By the time he was 18, the family had relocated to Landsboro, Pa. where his uncle, Jacob Schlager, operated a chair factory. His uncle hired him and he became foreman in a few years.

Stickley became successful and by 1900 operated a thriving furniture manufacturing company in Syracuse, NY. There he met Professor Irene Sargent who was a devotee of the Arts and Crafts Movement. Sargent became Stickley’s mentor and encouraged him to study John Ruskin and William Morris.

During the following decade, Stickley became a spokesman for the Arts and Crafts Movement, publisher of The Craftsman Magazine, and head of a firm that designed homes.

Filled with ambition he moved his offices to New York City and leased a 15-story building in order to show off his furniture. There he offered every type of object for the home. He even ran a restaurant on the top floor of the prestigious Fifth Avenue address.

Although Gustav Stickley advocated the simple life, his own life was not simple. He moved his business (but not his factory) to New York City, where he spent heavily on the new Craftsman Building.
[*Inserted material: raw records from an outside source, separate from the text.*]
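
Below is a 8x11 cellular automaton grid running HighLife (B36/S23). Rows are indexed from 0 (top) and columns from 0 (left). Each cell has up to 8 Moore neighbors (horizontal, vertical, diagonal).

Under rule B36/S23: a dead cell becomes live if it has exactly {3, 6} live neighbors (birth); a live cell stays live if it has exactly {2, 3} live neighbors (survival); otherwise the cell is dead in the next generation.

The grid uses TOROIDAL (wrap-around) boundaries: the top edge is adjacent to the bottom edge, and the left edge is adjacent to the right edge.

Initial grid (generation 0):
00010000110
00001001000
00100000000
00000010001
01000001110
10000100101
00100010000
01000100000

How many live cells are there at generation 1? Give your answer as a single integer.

Simulating step by step:
Generation 0 (given above): 20 live cells
Generation 1: 20 live cells
00001000100
00010000100
00000000000
00000001110
00000011100
11000010101
11000110000
00100000000
Population at generation 1: 20

Answer: 20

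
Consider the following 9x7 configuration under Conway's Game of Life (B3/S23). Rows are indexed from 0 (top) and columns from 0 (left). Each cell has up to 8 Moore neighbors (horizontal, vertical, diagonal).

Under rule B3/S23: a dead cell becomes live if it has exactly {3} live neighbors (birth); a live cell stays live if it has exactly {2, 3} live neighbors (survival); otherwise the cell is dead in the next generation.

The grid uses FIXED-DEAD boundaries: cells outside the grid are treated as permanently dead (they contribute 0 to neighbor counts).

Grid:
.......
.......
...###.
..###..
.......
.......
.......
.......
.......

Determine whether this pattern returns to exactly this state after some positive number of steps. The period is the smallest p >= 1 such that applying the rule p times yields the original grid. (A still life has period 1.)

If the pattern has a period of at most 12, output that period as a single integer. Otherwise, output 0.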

The building included “a Permanent Homebuilders’ Exhibit of every sort of building material, with actual demonstrations of their uses” and Stickley promised that “the amateur builder may come here to obtain expert help on any subject.” It was an ambitious project at a time when public taste as changing and the solid, plain Craftsman furniture was falling out of favor. Stickley filed for bankruptcy in March 1915.

Though he lived another 26 years, Stickley's popularity had waned by the end of the Great War.